Re: 2025.1 floating point issue

may_ka · ‎04-13-2025

Hi,

after installing the 2025.1 oneapi basekit and hpckit release I have stumbled over substantial differences in calculation results.

After some digging it turned out that the culprit is icpx.

Doing some comparisons for the respective calculations I found that g++ 14.2, clang++ 19.1, icpx 2024.0.2 all deliver the same results irrespective of the floating point model (i.e. irrespective of whether "-ffast-math" is set or not). icpx 2025.1 also delivers the same results but only when using "-O0 -g", or "-O3 -fno-fast-math".

Is this a bug ....... or is icpx 2025.1 requiring different flags?

The calculations involve multiplication, addition, subtraction, square root, power, and absolute value, where for the last there std::sqrt, std::pow and std::abs is used.

Any idea?

Thanks

OS: Linux

Kernel: 6.14

Sravani_K_Intel · ‎04-16-2025

Could you provide a test case that demonstrates the differences in results?

may_ka · ‎05-03-2025

Hi.

I tried hard but could not isolate the problem into a small reproducer. My current code base is >100,000 lines. However, I got to the point that there is something wrong with loop optimization.

What I have found so far is that options "-O0", "-O1" and "-O2" without any "fp-model" specification do not exhibit the same problem. My understanding is that "-fp-model=fast" is the default invariably of the "-O" setting.

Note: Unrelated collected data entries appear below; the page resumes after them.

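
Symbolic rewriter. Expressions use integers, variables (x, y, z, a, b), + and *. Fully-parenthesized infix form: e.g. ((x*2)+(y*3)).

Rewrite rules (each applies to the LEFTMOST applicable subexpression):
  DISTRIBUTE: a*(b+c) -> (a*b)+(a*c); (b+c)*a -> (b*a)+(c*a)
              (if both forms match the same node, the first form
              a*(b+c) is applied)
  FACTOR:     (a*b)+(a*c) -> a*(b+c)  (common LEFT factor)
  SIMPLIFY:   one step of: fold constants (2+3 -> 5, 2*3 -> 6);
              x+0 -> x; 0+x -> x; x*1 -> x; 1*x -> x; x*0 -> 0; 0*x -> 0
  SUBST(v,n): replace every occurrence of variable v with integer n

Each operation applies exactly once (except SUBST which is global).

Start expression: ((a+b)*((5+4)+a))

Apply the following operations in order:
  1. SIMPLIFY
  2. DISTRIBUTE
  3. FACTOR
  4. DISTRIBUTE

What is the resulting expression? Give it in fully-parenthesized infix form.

Answer: (((a+b)*9)+((a+b)*a))

Derivation:
Start: ((a+b)*((5+4)+a))
Apply SIMPLIFY at RL (target: (5+4)): ((a+b)*((5+4)+a)) -> ((a+b)*(9+a))
Apply DISTRIBUTE at root (target: ((a+b)*(9+a))): ((a+b)*(9+a)) -> (((a+b)*9)+((a+b)*a))
Apply FACTOR at root (target: (((a+b)*9)+((a+b)*a))): (((a+b)*9)+((a+b)*a)) -> ((a+b)*(9+a))
Apply DISTRIBUTE at root (target: ((a+b)*(9+a))): ((a+b)*(9+a)) -> (((a+b)*9)+((a+b)*a))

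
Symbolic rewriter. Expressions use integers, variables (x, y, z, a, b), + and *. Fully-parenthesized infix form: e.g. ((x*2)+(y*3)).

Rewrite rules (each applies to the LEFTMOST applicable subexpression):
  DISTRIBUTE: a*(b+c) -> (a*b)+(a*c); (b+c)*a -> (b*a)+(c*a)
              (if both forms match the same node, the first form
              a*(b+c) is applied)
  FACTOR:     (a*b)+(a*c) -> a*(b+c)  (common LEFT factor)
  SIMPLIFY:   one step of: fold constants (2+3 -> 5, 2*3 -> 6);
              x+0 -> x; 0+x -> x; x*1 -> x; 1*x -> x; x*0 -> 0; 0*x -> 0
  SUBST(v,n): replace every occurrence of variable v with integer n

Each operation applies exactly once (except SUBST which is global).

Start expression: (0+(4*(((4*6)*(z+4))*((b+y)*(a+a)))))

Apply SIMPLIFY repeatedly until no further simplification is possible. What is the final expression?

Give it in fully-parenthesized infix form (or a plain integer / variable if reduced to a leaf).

Start: (0+(4*(((4*6)*(z+4))*((b+y)*(a+a)))))
Step 1: at root: (0+(4*(((4*6)*(z+4))*((b+y)*(a+a))))) -> (4*(((4*6)*(z+4))*((b+y)*(a+a)))); overall: (0+(4*(((4*6)*(z+4))*((b+y)*(a+a))))) -> (4*(((4*6)*(z+4))*((b+y)*(a+a))))
Step 2: at RLL: (4*6) -> 24; overall: (4*(((4*6)*(z+4))*((b+y)*(a+a)))) -> (4*((24*(z+4))*((b+y)*(a+a))))
Fixed point: (4*((24*(z+4))*((b+y)*(a+a))))

Answer: (4*((24*(z+4))*((b+y)*(a+a))))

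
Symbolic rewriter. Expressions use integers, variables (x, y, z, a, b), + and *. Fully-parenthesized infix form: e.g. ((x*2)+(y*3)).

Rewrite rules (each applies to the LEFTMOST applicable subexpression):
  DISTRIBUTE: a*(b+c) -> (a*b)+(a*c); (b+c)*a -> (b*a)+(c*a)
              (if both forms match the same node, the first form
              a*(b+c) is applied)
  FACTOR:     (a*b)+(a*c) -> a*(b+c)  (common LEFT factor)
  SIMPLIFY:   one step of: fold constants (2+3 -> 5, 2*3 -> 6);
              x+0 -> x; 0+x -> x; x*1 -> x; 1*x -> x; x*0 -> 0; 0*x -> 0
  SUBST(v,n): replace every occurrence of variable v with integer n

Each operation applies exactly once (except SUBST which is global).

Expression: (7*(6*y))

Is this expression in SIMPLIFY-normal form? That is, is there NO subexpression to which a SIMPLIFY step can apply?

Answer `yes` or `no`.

Expression: (7*(6*y))
Scanning for simplifiable subexpressions (pre-order)...
  at root: (7*(6*y)) (not simplifiable)
  at R: (6*y) (not simplifiable)
Result: no simplifiable subexpression found -> normal form.

Answer: yes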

However "-O2 -qopenmp" produces wrong results, but "-O2 -qopenmp -fp-model=precise" produces the correct results.

I was wondering whether I can run test with "-O2" plus successively all options which "-O3" sets.

I have tried to identify all options which "-O3" is setting, but the manual says nothing about it:

"Performs O2 optimizations and enables more aggressive loop
transformations such as Fusion, Block-Unroll-and-Jam, and collapsing IF
statements.
This option may set other options. This is determined by the compiler,
depending on which operating system and architecture you are using. The
options that are set may change from release to release."

Maybe you can provide those options.

Sravani_K_Intel · ‎05-05-2025

The default behavior of fp-model=fast in the oneAPI C/C++ compiler 2024.2 has been updated to honor NaNs and infinities. This is a change from versions 2024.1 and earlier, where fp-model=fast assumed NaN and infinite values would not appear as inputs or outputs. Can you try the options -fno-honor-nans -fno-honor-infinities to see if that helps your case?

may_ka · ‎05-06-2025

Hi,

I tried with compile flags

icpx -march=cascadelake -std=c++20 -fPIE -std=gnu++20 -ferror-limit=4 -frelaxed-template-template-args -O3 -qopenmp -fno-honor-nans -fno-honor-infinities

and

icpx -march=cascadelake -std=c++20 -fPIE -std=gnu++20 -ferror-limit=4 -frelaxed-template-template-args -O3 -fno-honor-nans -fno-honor-infinities

and

icpx -march=cascadelake -std=c++20 -fPIE -std=gnu++20 -ferror-limit=4 -frelaxed-template-template-args -g -D_GLIBCXX_DEBUG_PEDANTIC -g -O0 -fp-model=precise -c

where 1 and 2 produce results different from 3 and using g++ and clang++. I.e. your proposed flags did not resolve the issue.

Sravani_K_Intel · ‎05-06-2025

Thanks for trying. As for the fp-model, the above-mentioned change is the only one that was made in 2024.2 release. We will need a test case to further investigate the behavior you are observing.